Moran now studies in a college in central Israel. Living in a city means giving up her language, identity, and social ties, she explained. The Arab LGBT community is supportive and understanding, but it’s also a complicated dynamic. “Almost everyone knows everyone, and we come with trauma, after being ostracized many times, and we want to show ourselves and others that we’re okay, we’re good, we get it.”

“I don’t want to give up my affiliation with Druze society,” Moran says. “But in response to the murder of Sarit, whose story is almost the same as mine, I asked myself, what am I even fighting for here? For people who wouldn’t care about my murder?”

She shares that a large protest of the Druze community against the government’s plan to construct wind turbines near Druze agricultural land took place just two weeks after Ahmed Shakur’s murder. “There were a lot of responses, and Sarit’s murder just disappeared,” Moran says. “After a month and a half, some guys and girls said anonymously that they condemn the murder. That was the only public condemnation.”

An anonymous group of LGBT Druze youth wrote, “We feel a moral and value-based obligation to protest the despicable murder, and we call for acceptance of the other, for respect of individuals for who they are, for love, for compassion, and for peace.”

In a letter to the sheikhs of the Druze community, an anonymous Druze person wrote, “The leaders of the Druze community showed cowardice rather than courage. Facing a tangible threat, that they could have actually taken action on, the leaders of the Druze ethnicity preferred to hide their heads in the sand. There were no soldiers and cameras around them for them to show off their determination and bravery. These aren’t leaders; these are chickens.”

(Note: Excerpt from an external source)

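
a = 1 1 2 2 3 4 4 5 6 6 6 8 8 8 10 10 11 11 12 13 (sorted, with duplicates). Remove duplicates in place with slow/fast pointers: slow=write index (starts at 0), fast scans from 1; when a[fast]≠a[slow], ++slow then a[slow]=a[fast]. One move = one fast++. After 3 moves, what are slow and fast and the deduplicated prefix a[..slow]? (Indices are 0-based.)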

Moran and other young LGBT people from the Druze community expected a clear response to Ahmed Shakur’s murder from their political and spiritual leaders. One year on, they’re struggling to imagine a better future. “We didn’t sleep all night,” Moran said of the 24 hours after the murder. “Afterwards, we met and cried together. The murder caused a change and an impact for Arab LGBT society. We are more afraid. Murder in Arab society is just rising and rising. I don’t see hope. If something better happens, it will be a miracle.”